El Príncipe Caspian, para asombro de muchos, salva todos los errores de un torpe comienzo de las crónicas narnianas (siete en total), conteniendo un equilibrio perfecto entre los clásicos cuentos de Disney (príncipes azules, pérfidos villanos, puentes levadizos que alcanzan castillos de ensueño, veloces corceles y sabios alquimistas), y las mejores aventuras épicas de corte fantástico. Imaginen una mezcla con los mejores momentos de películas como Robin Hood, Príncipe de los Ladrones (momentazo de la cámara que sigue la trayectoria de la flecha que cruza los cielos), Timeline (pasadizos secretos que propician viajes imposibles en el espacio-tiempo) y Las Dos Torres de El Señor de los Anillos (los árboles entrando en batalla), a los que se añade un meritorio combinado de acciones que apuestan por la igualdad, la libertad y la fraternidad entre todos los seres vivos. Y es que mientras algunos críticos norteamericanos se escandalizan advirtiendo de su “peligroso contenido religioso”, llegando incluso a hablar de un disimulado “llamamiento a la guerra santa” (¡lo que hay que leer!), otros nos rendimos ante la firme propuesta que aboga por una sociedad multirracial (castores, centauros, minotauros) y pluricultural (humanos, telmarinos) que conviven en paz.

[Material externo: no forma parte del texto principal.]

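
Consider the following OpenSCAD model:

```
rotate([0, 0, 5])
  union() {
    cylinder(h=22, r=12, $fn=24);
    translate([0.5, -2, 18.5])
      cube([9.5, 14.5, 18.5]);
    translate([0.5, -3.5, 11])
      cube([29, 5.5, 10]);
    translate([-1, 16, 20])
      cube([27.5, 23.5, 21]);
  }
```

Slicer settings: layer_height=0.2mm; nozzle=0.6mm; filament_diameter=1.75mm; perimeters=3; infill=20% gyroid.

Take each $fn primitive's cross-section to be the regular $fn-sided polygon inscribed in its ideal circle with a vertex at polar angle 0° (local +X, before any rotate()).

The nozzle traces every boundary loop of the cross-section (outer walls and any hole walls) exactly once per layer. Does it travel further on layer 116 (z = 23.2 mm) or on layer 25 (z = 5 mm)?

Layer 116 (z = 23.2): the cylinder does not reach this height (z outside [0, 22]); the cube at (0.5, -2) is present — its section is the full 9.5×14.5 rectangle (perimeter 48.00 mm); the cube at (0.5, -3.5) does not reach this height (z outside [11, 21]); the cube at (-1, 16) is present — its section is the full 27.5×23.5 rectangle (perimeter 102.00 mm); Merging all regions: the 2 present regions are separate (no shared area or edge), so areas and boundary lengths simply add and each stays a separate island — boundary = 150.00 mm; (rotated 5° about Z; rotation is an isometry so areas/perimeters/island counts are preserved). So its perimeter = 150.00 mm. Layer 25 (z = 5): the cylinder: section is a regular 24-gon, circumradius r=12 (perimeter = 2·24·12.000·sin(180°/24) = 75.18 mm); the cube at (0.5, -2) is absent (z outside [18.5, 37]); the cube at (0.5, -3.5) does not reach this height (z outside [11, 21]); the cube at (-1, 16) does not reach this height (z outside [20, 41]); Combining (union): only the r=12 cylinder is present, so the union is just that shape — boundary = 75.18 mm; (rotated 5° about Z; rotation is an isometry so areas/perimeters/island counts are preserved). So its perimeter = 75.18 mm. Layer 116 is larger (150.00 vs 75.18 mm).

layer 116 (z = 23.2 mm)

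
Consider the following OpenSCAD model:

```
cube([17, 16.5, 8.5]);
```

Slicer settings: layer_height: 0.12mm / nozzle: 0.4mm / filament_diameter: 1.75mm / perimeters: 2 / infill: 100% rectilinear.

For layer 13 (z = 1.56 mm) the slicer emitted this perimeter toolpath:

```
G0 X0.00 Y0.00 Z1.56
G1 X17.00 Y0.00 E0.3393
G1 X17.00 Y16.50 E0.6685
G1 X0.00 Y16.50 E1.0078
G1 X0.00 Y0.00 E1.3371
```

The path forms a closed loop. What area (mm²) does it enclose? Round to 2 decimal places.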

“El segundo capítulo de un sueño eterno”, como define la película uno de sus responsables, cuenta con un elaborado guión, de sólida estructura y ágiles diálogos, en el que todos los personajes encuentran un lugar privilegiado, encajando como piezas precisas de un aparatoso espectáculo de aparente sencillez. Según una máxima cinematográfica, los mejores efectos especiales son siempre aquellos que pasan desapercibidos y, en este sentido, resulta difícil convencerse de que el león no sea real, o de que los hermosos paisajes de Narnia nunca existieran tras los abrigos de algún armario ropero. Los rocambolescos, abundantes y monótonos decorados de la primera parte son sustituidos por paradisíacas localizaciones halladas en Nueva Zelanda; los tiempos muertos, protagonizados por la joven reina, que presidían la aventura anterior, quedan reducidos al espacio onírico, para priorizar un desbordante despliegue del mejor cine de acción que se ve acompañado por un impecable diseño de producción, una sobria dirección artística, un acertado montaje y una inmejorable fotografía. Con una factura impecable y una encomiable dirección técnica, la ficha artística, con una mención especial para los actores españoles, cumple con la misión principal de “hacernos creer”; mientras que el conjunto de la cinta, por su parte, con la suya, que es la de entretener.

Para el recuerdo, el grito exaltado del sumo monarca Peter, El Magnífico, en su defensa de los más débiles; la confianza depositada por la Reina Susan, La Benévola, en su arco mágico; los poderes del elixir milagroso de la Reina Lucy, La Valiente; y el don de la ubicuidad al que nos ha acostumbrado el gran Rey Edmund, El Justo. Para la curiosidad, saber que todos ellos, héroes y heroínas valerosos, son jóvenes estudiantes de un colegio británico. Para los cinéfilos, una película especialmente recomendada para los niños y para las no tan niñas; para los que creen en el poder de la palabra (o del rugido) frente al de las armas; para las que no tenemos sentido de la orientación pero sabemos hacer dos cosas diferentes al mismo tiempo; para quienes se emocionan cuando el gran Aslan, cual político español, hace poner en pie a los reyes - y a las reinas- de Narnia; para quienes saben que hay un momento para todo y momentos a los que no se puede retornar; para quienes son conscientes de no poder cambiar el pasado pero apuestan por el futuro; para los que y las que, alguna vez, nos hemos sentido imprescindibles en algún lugar maravilloso.
En pocas palabras, para un tipo de público que todavía cree que una película pueda cambiar el mundo.